2. Si l'âme est "ce quelque chose", elle est nécessairement quelque chose d'individué. Car aucun des universaux n'est individué. Dès lors, elle est individuée ou par un autre ou par soi. Si par un autre, en tant que forme du corps, il lui faut être individuée par le corps, car les formes sont individuées par leur matière propre, de sorte que, une fois quitté le corps, l'individuation de l'âme disparaît, et ainsi l'âme ne pourra être ni "ce quelque chose" ni subsistante par soi. Est-elle par contre individuée par soi, elle est ou bien forme simple, ou bien un composé de matière et de forme. - Si forme simple, alors une âme individuée ne pourra différer d'une autre que par la forme ; or la différence selon la forme fait la diversité d'espèce ; en conséquence, les âmes des divers hommes seront différentes par l'espèce, à supposer l'âme forme du corps, puisque chacun détient son espèce de sa propre forme. - Mais si l'âme est composée de matière et de forme, il lui est impossible d'être toute entière forme d'un corps, car la matière n'est la forme d'aucune chose. Reste donc l'impossibilité pour l'âme d'être simultanément "ce quelque chose" et forme.

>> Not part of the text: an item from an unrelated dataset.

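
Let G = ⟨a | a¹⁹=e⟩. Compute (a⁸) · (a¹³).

Compute (a⁸) · (a¹³) by multiplying left to right and reducing via the relations at each step:
  (a⁸) · a¹³ = a²

Answer: a²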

3. Si l'âme est un "ce quelque chose", elle est dès lors un individu. Or tout individu est d'une espèce et d'un genre déterminés. il reste donc que l'âme possède un genre et une espèce qui lui sont propres. Or il est impossible à ce qui possède une espèce propre de recevoir, en vue de constituer son espèce, une addition supplémentaire d'une autre chose, parce que, comme dit le Philosophe, les espèces des choses sont pareilles à des nombres : tout ce qui leur est ajouté ou retranché fait varier l'espèce. Or la matière et la forme sont unies pour constituer l'espèce. Si donc l'âme est "ce quelque chose", elle ne serait pas unie au corps comme la forme à la matière.

4. Puisque Dieu a créé les choses en raison de sa bonté, qui se manifeste par les divers degrés des choses, il a institué autant de degrés d'étants que la nature a pu en supporter. Si donc l'âme humaine peut subsister par soi - ce qu'on doit dire si elle est "ce quelque chose" - alors les âmes existant par soi sont un degré particulier parmi les étants. Or sans leur matière, les formes ne sont pas l'un de ces degrés. Donc l'âme, si elle est "ce quelque chose", ne sera pas forme de quelque matière.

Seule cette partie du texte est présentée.